Daisy had her first trim on Saturday. I just told the groomer to take about half the length of her coat off and trim the tail, paws and face. I told her to keep her looking more cocker and less poodle. I just love her little trim. I cannot believe how long and skinny her little legs look now 

Before:









After:









Can you tell her favorite place to sit is on the ottoman - LOL!


----------



## Sezra (May 20, 2011)

She is a cutie before and after!


----------



## emmelg (Mar 4, 2012)

She is a real cutie x

But i do have to say i love them when there all fluffy and chunky x

(dont shout at me) i know everyone has there own preferences x


----------



## SPCnut (Apr 25, 2012)

I agree - I do too, but with the warmer weather she was too hot with her full coat. I thought this trim was a good compromise. I do hope to keep her hair longer in the winter 



emmelg said:


> She is a real cutie x
> 
> But i do have to say i love them when there all fluffy and chunky x
> 
> (dont shout at me) i know everyone has there own preferences x


----------



## emmelg (Mar 4, 2012)

SPCnut said:


> I agree - I do too, but with the warmer weather she was too hot with her full coat. I thought this trim was a good compromise. I do hope to keep her hair longer in the winter


That will be my concern to when the warmer weather comes in (if it ever does)..


----------



## Cris (Jun 15, 2011)

SPCnut said:


> Daisy had her first trim on Saturday.
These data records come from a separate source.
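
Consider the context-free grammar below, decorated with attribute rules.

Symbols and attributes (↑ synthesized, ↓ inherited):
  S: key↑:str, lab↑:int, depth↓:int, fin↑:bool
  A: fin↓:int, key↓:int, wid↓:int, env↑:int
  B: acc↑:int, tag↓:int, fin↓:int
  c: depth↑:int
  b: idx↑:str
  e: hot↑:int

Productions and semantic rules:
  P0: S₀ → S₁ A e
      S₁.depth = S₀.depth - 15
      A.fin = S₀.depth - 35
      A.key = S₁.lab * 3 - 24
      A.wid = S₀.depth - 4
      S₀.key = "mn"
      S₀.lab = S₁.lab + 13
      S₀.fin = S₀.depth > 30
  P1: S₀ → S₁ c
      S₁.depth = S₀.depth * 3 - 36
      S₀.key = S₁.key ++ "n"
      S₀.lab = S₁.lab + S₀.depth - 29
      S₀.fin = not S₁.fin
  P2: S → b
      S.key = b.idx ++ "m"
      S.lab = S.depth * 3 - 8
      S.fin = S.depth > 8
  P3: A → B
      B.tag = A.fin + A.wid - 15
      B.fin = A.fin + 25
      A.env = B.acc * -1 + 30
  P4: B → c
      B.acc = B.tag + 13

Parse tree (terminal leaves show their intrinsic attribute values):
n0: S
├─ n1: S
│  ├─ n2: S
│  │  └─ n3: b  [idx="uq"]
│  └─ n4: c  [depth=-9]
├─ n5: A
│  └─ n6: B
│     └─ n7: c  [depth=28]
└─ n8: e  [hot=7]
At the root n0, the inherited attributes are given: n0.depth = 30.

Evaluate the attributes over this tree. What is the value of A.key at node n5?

1. n0.depth = 30  [given at root]
2. n1.depth = 15  [S₀.depth - 15]
3. n2.depth = 9  [S₀.depth * 3 - 36]
4. n3.idx = "uq"  [terminal]
5. n2.key = "uqm"  [b.idx ++ "m"]
6. n2.lab = 19  [S.depth * 3 - 8]
7. n2.fin = true  [S.depth > 8]
8. n4.depth = -9  [terminal]
9. n1.key = "uqmn"  [S₁.key ++ "n"]
10. n1.lab = 5  [S₁.lab + S₀.depth - 29]
11. n1.fin = false  [not S₁.fin]
12. n5.fin = -5  [S₀.depth - 35]
13. n5.key = -9  [S₁.lab * 3 - 24]
14. n5.wid = 26  [S₀.depth - 4]
15. n6.tag = 6  [A.fin + A.wid - 15]
16. n6.fin = 20  [A.fin + 25]
17. n7.depth = 28  [terminal]
18. n6.acc = 19  [B.tag + 13]
19. n5.env = 11  [B.acc * -1 + 30]
20. n8.hot = 7  [terminal]
21. n0.key = "mn"  ["mn"]
22. n0.lab = 18  [S₁.lab + 13]
23. n0.fin = false  [S₀.depth > 30]

-9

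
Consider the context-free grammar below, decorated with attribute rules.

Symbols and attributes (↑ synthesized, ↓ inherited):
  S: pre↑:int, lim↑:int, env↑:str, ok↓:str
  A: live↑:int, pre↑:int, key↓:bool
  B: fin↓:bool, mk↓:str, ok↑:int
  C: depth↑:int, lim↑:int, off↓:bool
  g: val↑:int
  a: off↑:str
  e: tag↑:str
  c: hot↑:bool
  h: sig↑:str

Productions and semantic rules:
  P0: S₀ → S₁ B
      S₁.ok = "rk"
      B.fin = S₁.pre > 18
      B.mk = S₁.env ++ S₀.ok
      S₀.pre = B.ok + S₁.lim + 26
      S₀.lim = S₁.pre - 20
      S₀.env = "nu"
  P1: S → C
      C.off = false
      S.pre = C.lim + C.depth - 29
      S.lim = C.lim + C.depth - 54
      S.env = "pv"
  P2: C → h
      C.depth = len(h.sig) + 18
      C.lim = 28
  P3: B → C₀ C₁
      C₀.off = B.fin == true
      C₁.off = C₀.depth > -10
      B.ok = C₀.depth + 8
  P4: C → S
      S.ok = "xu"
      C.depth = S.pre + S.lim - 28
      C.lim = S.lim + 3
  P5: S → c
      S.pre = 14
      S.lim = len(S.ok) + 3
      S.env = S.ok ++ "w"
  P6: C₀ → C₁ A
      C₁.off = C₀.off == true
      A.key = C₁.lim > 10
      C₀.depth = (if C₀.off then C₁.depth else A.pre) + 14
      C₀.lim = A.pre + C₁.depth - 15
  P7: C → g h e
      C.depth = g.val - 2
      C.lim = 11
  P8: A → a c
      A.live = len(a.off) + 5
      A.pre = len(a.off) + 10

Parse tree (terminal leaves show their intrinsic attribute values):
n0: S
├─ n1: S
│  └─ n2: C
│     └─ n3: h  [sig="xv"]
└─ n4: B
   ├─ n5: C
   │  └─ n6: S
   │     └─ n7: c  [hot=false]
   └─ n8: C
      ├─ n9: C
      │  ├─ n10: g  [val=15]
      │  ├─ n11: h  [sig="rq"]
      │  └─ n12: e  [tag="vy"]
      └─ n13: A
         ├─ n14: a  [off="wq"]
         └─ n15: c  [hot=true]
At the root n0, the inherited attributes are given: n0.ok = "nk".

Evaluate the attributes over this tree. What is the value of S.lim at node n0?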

I just told the groomer to take about half the length of her coat off and trim the tail, paws and face. I told her to keep her looking more cocker and less poodle. I just love her little trim. I cannot believe how long and skinny her little legs look now


We wanted Keltie to be trimmed more cocker than poodle but not sure we've acheived the look as people keep commenting that she looks like a poodle!! Does anyone know what bits you leave/trim to makes them look more cocker and less poodle (if that makes sense)? By the way, we'll love her however she looks!!


----------



## emmelg (Mar 4, 2012)

I think some poos just tend to look more poodle like and others more cocker 
It depends on the type of coat she has, I'm sure she's a lovely looking poo xx


----------